Ask Aime: "Is the resurgence in Bitcoin ETF inflows indicative of a potential market turnaround?"
Five funds contributed to the inflows, with the bulk coming from BlackRock’s iShares Bitcoin Trust (IBIT), which recorded $537.5 million. Fidelity’s Wise Origin Bitcoin Fund (FBTC) followed with $136.5 million. The renewed inflows come after a bearish period for both the crypto market and the broader global economy, marked by growing concerns over escalating trade tensions and rising recession concerns.
In contrast, Ethereum ETFs continued to experience net outflows, with a total of $102.89 million leaving the funds last week. BlackRock's iShares Ethereum Trust ETF (ETHA) saw the largest outflows, a stark contrast to its success with Bitcoin. Ethereum ETFs recorded net outflows, pushing their loss streak to the thirteenth consecutive day. On March 21, Ethereum ETFs lost about $18.63 million, with blackrock Ethereum ETF (ETHA) and Grayscale Mini Ethereum ETF (ETH) losing about $11.94 million and $6.69 million, respectively. The total net assets of Ethereum ETFs also plunged from $6.79 billion to $6.77 billion, representing 2.84% of Ethereum’s market cap.
The divergence in performance between Bitcoin and Ethereum ETFs suggests a shift in investor preferences. Bitcoin ETFs’ cumulative net inflows increased from $35.97 billion to $36.05 billion, while Ethereum ETFs’ cumulative net inflows dropped from $2.44 billion to $2.42 billion. This trend indicates that investors may be favoring Bitcoin over Ethereum in the current market environment. The consistent profits recorded by Bitcoin ETFs have led to their first weekly gains in six weeks, while Ethereum ETFs continue to face challenges.
The recent inflows into Bitcoin ETFs may be attributed to several factors, including institutional interest and market sentiment. Despite the ongoing market caution, investors appear to be bullish on Bitcoin, as evidenced by the consistent net inflows into Bitcoin ETFs. The renewed institutional activity in Bitcoin ETFs suggests that investors may be positioning themselves for a potential recovery in the cryptocurrency market. However, it is important to note that the market remains volatile, and investors should exercise caution when making investment decisions.

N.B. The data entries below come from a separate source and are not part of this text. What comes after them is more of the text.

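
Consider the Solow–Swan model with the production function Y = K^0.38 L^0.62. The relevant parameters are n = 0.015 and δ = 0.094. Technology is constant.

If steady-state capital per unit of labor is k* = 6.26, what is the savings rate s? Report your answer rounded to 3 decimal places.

Steady state requires s·f(k) = (n + δ)·k, i.e. s·k^α = (n + δ)·k.
So s / (n + δ) = (k*)^(1−α) = 6.26^0.62 = 3.1180.
Therefore s = 3.1180 × (n + δ) = 3.1180 × 0.109 = 0.3399.

s ≈ 0.340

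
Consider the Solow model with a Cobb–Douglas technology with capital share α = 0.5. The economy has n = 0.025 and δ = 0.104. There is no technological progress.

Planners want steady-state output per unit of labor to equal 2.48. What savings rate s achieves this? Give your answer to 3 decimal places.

At the steady state, Δk = 0, so s·k^α = (n + δ)·k.
Since y* = [s/(n + δ)]^(α/(1−α)), we have s/(n + δ) = (y*)^((1−α)/α) = 2.48^1 = 2.4800.
Therefore s = 2.4800 × (n + δ) = 2.4800 × 0.129 = 0.3199.

s ≈ 0.320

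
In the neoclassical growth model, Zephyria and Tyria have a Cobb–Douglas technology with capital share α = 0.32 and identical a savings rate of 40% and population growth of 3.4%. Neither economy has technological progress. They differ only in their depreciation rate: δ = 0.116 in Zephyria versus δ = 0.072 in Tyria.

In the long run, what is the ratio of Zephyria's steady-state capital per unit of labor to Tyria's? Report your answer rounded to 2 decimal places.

Steady-state k* = [s/(n + δ)]^(1/(1−α)), so the ratio is [ (s_Z/(n + δ)_Z) / (s_T/(n + δ)_T) ]^1.4706.
s_Z/(n + δ)_Z = 0.40/0.150 = 2.6667; s_T/(n + δ)_T = 0.40/0.106 = 3.7736.
Ratio = (2.6667/3.7736)^1.4706 = 0.7067^1.4706 ≈ 0.6002

k*_Z / k*_T ≈ 0.60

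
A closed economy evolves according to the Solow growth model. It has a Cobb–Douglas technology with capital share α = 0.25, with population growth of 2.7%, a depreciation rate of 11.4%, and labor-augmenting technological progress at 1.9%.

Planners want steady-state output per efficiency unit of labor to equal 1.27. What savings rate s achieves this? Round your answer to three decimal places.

At the steady state, Δk = 0, so s·k^α = (n + g + δ)·k.
Since y* = [s/(n + g + δ)]^(α/(1−α)), we have s/(n + g + δ) = (y*)^((1−α)/α) = 1.27^3 = 2.0484.
Therefore s = 2.0484 × (n + g + δ) = 2.0484 × 0.160 = 0.3277.

s ≈ 0.328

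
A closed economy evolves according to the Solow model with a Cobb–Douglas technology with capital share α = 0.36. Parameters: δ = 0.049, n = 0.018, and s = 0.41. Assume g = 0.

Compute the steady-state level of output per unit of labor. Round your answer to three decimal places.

y* ≈ 2.770

At the steady state, Δk = 0, so s·k^α = (n + δ)·k.
Rearranging, k^(1−α) = s / (n + δ).
k^0.64 = 0.41 / (0.018 + 0.049) = 0.41 / 0.067 = 6.1194
k* = 6.1194^(1/0.64) ≈ 16.9525
y* = (k*)^α = 16.9525^0.36 ≈ 2.7703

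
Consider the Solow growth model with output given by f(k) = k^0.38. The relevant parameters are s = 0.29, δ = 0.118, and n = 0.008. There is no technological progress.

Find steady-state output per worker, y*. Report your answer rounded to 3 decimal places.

At the steady state, Δk = 0, so s·k^α = (n + δ)·k.
Dividing both sides by k: k^(1−α) = s / (n + δ).
k^0.62 = 0.29 / (0.008 + 0.118) = 0.29 / 0.126 = 2.3016
k* = 2.3016^(1/0.62) ≈ 3.8364
y* = (k*)^α = 3.8364^0.38 ≈ 1.6668

y* = 1.667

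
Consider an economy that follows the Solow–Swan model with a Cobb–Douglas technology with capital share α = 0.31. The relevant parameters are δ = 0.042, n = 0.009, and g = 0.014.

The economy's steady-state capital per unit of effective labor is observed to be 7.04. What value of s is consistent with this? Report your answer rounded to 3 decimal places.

s ≈ 0.250

In steady state, investment equals break-even investment: s·k^α = (n + g + δ)·k.
So s / (n + g + δ) = (k*)^(1−α) = 7.04^0.69 = 3.8444.
Therefore s = 3.8444 × (n + g + δ) = 3.8444 × 0.065 = 0.2499.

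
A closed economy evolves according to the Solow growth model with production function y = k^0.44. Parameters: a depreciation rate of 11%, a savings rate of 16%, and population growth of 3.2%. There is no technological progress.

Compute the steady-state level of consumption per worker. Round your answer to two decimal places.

Steady state requires s·f(k) = (n + δ)·k, i.e. s·k^α = (n + δ)·k.
Dividing both sides by k: k^(1−α) = s / (n + δ).
k^0.56 = 0.16 / (0.032 + 0.110) = 0.16 / 0.142 = 1.1268
k* = 1.1268^(1/0.56) ≈ 1.2376
y* = (k*)^α = 1.2376^0.44 ≈ 1.0983
c* = (1 − s)·y* = (1 − 0.16) × 1.0983 ≈ 0.9226

c* ≈ 0.92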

Market sentiment on crypto has improved since the past week, with the Crypto Fear & Greed Index improving to 45% from 32 last week. However, Singapore-based investment firm QCP Capital advises caution regarding the likelihood of a sustained breakout. “Upcoming tariff escalations slated for 2 April could once again pressure risk assets,” QCP Cap said in a March 24 market analysis. This cautionary note underscores the need for investors to remain vigilant and consider the broader economic context when making investment decisions.
In summary, the recent net inflows into Bitcoin ETFs and the continued outflows from Ethereum ETFs highlight a shift in investor sentiment towards Bitcoin. While the market remains volatile, the renewed institutional interest in Bitcoin suggests a potential recovery in the cryptocurrency market. However, investors should exercise caution and consider the broader economic context when making investment decisions. The divergence in performance between Bitcoin and Ethereum ETFs indicates a shift in investor preferences, with Bitcoin currently favored over Ethereum in the current market environment.